Sonra beni yine kucakladı.. Bi bebek gibi giydirdi. Boynuma muskaya benzer bir şey astı. Burada adresler yazılı.. Acil zamanlarda arayacağın numaralar. Annen ve baban! Abin! Benim ailem de vardı! Sonra elimi tuttu yatağa oturduk! Aşkım dedi.. Usulca.. Bu sinsi bir hastalık.. Sana her sabah kim olduğunu anlatıyorum.. Gözlerine baktım! Ne söylerse söylesin!

Bu masal ya da rüya da olsa bu adam öyle harikaydı ki.. Sesi sardı yüreğimi.. Çok yakışıklıydı! Çok şefkatliydi! Çok insandı.. Onu dinlemediğimi düşlere daldığımı hissedecek kadar beni tanıyordu! Bi şiir mırıldandı beni kendime getirdi.. Ama onu dinlemedim yapıştım dudaklarına.. Seviştik.. Deli gibi! Ruhum adama teslimdi! Adam usulca hücrelerime nüfuz etti.. Seni seviyorum! Seni seviyorum..

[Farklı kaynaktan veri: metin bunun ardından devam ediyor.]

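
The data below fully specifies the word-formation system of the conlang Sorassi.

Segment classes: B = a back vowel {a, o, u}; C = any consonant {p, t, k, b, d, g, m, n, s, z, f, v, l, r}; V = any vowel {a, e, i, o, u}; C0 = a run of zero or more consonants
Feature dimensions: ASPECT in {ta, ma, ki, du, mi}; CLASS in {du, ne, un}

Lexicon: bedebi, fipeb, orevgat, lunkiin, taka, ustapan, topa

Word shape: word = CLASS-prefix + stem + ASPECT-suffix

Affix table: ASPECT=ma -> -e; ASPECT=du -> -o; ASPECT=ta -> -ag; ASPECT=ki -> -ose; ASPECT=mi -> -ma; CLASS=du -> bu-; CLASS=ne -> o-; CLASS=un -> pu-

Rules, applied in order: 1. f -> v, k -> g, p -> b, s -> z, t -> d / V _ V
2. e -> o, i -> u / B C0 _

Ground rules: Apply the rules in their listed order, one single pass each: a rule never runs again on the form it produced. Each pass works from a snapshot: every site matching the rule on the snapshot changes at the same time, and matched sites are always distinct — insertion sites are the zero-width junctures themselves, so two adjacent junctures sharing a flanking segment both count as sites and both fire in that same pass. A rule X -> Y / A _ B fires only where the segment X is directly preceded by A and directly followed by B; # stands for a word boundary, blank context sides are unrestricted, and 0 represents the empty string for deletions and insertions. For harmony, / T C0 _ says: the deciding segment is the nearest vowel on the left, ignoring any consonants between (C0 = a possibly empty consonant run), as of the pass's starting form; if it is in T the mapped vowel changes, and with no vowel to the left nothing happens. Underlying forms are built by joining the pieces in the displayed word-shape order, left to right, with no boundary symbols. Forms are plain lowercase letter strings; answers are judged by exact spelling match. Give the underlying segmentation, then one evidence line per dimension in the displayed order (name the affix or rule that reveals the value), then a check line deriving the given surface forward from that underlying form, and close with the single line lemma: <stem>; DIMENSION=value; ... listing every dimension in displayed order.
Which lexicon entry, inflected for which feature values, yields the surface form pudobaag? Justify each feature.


underlying: pu-topa-ag
ASPECT=ta - signalled by the affix -ag
CLASS=un - signalled by the affix pu-
check: putopaag -> pudobaag -> pudobaag
lemma: topa; ASPECT=ta; CLASS=un


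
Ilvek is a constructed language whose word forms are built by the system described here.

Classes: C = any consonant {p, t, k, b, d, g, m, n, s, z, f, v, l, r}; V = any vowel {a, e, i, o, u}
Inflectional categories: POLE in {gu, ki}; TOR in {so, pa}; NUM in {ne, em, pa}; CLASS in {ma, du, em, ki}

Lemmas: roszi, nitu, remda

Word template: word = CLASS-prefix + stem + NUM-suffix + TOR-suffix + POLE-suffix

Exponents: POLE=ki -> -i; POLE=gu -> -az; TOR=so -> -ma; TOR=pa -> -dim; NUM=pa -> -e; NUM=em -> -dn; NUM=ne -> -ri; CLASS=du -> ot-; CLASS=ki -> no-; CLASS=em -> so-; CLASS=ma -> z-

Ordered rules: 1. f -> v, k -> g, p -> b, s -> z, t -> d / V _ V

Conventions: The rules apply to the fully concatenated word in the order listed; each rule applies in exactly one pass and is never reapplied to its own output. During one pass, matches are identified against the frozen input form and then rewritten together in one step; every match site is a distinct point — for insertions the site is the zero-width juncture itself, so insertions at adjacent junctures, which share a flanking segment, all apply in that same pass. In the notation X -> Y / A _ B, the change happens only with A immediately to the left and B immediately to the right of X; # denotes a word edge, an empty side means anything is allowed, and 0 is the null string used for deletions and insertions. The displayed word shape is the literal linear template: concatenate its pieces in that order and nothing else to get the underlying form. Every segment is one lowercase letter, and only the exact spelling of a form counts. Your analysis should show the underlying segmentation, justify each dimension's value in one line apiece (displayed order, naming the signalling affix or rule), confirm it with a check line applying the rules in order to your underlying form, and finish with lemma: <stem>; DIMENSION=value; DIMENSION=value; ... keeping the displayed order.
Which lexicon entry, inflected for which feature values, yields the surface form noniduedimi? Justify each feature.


underlying: no-nitu-e-dim-i
POLE=ki - signalled by the affix -i
TOR=pa - signalled by the affix -dim
NUM=pa - signalled by the affix -e
CLASS=ki - signalled by the affix no-
check: nonituedimi -> noniduedimi
lemma: nitu; POLE=ki; TOR=pa; NUM=pa; CLASS=ki


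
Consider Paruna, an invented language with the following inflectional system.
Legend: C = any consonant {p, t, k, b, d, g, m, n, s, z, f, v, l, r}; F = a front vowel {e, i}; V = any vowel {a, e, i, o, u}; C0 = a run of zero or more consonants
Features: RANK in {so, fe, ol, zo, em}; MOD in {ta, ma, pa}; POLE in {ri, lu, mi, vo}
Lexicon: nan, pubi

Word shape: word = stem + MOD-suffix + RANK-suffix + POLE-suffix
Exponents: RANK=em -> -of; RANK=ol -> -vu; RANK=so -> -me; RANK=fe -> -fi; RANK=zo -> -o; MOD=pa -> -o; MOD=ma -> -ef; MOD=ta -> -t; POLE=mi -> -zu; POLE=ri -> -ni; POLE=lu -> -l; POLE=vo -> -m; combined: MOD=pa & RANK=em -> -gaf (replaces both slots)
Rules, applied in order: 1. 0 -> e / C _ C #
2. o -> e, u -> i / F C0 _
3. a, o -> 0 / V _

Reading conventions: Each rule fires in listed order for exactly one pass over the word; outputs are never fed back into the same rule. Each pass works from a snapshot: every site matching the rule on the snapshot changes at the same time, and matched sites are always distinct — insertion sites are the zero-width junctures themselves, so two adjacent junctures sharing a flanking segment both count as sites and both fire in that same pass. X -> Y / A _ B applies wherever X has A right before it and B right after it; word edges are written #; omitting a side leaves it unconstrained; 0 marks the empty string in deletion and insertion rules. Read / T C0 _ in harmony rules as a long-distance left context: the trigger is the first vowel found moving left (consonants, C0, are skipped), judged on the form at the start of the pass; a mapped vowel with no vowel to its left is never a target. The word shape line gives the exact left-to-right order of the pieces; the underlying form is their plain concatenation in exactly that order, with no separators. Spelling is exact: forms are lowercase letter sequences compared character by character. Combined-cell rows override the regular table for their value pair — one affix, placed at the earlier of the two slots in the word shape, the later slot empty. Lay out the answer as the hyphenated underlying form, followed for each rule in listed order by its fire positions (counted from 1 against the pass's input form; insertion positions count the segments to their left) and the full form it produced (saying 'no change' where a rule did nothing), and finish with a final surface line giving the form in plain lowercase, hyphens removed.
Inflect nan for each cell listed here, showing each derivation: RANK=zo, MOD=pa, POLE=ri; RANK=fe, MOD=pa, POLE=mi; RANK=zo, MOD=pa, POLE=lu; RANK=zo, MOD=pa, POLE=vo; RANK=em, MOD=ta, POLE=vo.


cell RANK=zo, MOD=pa, POLE=ri:
underlying: nan-o-o-ni
1. 0 -> e / C _ C #: no change
2. o -> e, u -> i / F C0 _: no change
3. a, o -> 0 / V _: fires at position(s) 5: nanoni
surface: nanoni

cell RANK=fe, MOD=pa, POLE=mi:
underlying: nan-o-fi-zu
1. 0 -> e / C _ C #: no change
2. o -> e, u -> i / F C0 _: fires at position(s) 8: nanofizi
3. a, o -> 0 / V _: no change
surface: nanofizi

cell RANK=zo, MOD=pa, POLE=lu:
underlying: nan-o-o-l
1. 0 -> e / C _ C #: no change
2. o -> e, u -> i / F C0 _: no change
3. a, o -> 0 / V _: fires at position(s) 5: nanol
surface: nanol

cell RANK=zo, MOD=pa, POLE=vo:
underlying: nan-o-o-m
1. 0 -> e / C _ C #: no change
2. o -> e, u -> i / F C0 _: no change
3. a, o -> 0 / V _: fires at position(s) 5: nanom
surface: nanom

cell RANK=em, MOD=ta, POLE=vo:
underlying: nan-t-of-m
1. 0 -> e / C _ C #: inserts after position(s) 6: nantofem
2. o -> e, u -> i / F C0 _: no change
3. a, o -> 0 / V _: no change
surface: nantofem


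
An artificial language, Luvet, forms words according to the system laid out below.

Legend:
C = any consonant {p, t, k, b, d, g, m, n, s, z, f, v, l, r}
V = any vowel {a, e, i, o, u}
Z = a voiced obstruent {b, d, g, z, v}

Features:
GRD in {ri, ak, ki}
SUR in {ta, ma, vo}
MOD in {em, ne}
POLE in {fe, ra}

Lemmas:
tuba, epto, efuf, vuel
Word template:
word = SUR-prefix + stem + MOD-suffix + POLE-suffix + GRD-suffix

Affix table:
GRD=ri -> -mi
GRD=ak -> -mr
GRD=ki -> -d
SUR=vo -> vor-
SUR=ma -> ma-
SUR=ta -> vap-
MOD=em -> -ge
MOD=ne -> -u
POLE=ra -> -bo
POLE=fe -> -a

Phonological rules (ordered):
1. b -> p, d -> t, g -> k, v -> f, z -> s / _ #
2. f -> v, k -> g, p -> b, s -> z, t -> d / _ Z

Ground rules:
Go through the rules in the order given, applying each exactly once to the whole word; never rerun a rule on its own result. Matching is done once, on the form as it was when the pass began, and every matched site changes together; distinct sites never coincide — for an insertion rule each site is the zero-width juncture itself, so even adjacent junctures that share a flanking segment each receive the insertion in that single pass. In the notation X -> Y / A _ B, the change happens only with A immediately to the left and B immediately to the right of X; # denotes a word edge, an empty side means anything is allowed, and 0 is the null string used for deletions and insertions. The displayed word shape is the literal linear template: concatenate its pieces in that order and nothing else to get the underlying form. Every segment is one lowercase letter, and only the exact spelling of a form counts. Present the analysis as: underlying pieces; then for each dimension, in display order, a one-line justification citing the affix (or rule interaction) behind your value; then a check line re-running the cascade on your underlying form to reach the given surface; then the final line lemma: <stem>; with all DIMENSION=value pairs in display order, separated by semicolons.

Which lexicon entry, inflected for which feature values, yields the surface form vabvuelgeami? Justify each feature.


underlying: vap-vuel-ge-a-mi
GRD=ri - signalled by the affix -mi
SUR=ta - signalled by the affix vap-
MOD=em - signalled by the affix -ge
POLE=fe - signalled by the affix -a
check: vapvuelgeami -> vapvuelgeami -> vabvuelgeami
lemma: vuel; GRD=ri; SUR=ta; MOD=em; POLE=fe


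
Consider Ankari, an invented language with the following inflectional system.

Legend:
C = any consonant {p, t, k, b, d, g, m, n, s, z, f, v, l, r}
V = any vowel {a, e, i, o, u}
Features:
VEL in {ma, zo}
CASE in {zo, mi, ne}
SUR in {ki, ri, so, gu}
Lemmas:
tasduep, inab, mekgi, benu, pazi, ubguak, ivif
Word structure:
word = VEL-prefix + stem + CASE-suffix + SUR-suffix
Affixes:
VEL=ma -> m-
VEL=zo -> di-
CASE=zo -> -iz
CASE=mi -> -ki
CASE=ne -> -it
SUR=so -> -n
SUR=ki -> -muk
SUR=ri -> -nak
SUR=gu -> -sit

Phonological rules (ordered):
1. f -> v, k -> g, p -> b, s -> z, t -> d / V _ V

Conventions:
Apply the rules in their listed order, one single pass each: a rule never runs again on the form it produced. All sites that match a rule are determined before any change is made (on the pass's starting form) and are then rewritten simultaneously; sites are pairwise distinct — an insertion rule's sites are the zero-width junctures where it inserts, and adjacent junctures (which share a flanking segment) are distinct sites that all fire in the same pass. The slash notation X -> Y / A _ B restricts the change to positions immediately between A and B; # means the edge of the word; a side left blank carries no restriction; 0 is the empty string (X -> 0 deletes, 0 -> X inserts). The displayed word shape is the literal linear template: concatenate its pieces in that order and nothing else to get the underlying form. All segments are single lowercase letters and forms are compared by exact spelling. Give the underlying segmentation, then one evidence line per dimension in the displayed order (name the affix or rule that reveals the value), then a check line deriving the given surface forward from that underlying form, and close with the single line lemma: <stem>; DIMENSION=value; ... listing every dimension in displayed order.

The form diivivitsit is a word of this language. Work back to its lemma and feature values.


underlying: di-ivif-it-sit
VEL=zo - signalled by the affix di-
CASE=ne - signalled by the affix -it
SUR=gu - signalled by the affix -sit
check: diivifitsit -> diivivitsit
lemma: ivif; VEL=zo; CASE=ne; SUR=gu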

Anne! Anneydim! Deniz diye seslendim. Kıvırcık saçlı, sarışın bi oğlan çocuğu geldi yanıma.. Sarıldı bana.. Bana masal oku dedi.. Peki dedim.. Alice ne dersin dedim yok Küçük Prensi anlat dedi.. Sensin benim Prenssim dedim! Hızla onu döndürmeye başladım! Kahkahalarımız tüm evi sardı.. Anneydim! Sonra yaşlıca bir kadın sesleniyordu.. Hiç aldırmıyordum. Geldi popoma vurdu! Çocukken de böyleydin. ASİ! Duymazdın oyuna dalınca. Oğlun da senin gibi. Okyanusun içindeki yunus balığı! Şey siz annemisiniz dedim.. Gözünden yaş aktı.. Seni ben büyüttüm.. Annen değilim. İnci ben! İkinci annen! İncim benimmmmmmm! Gül kokulu kadınım dedim.. İkinci annem. Sarıldım. Gözündeki yaşı sildi.. Adım ne benim dedim? Sahi adım ne?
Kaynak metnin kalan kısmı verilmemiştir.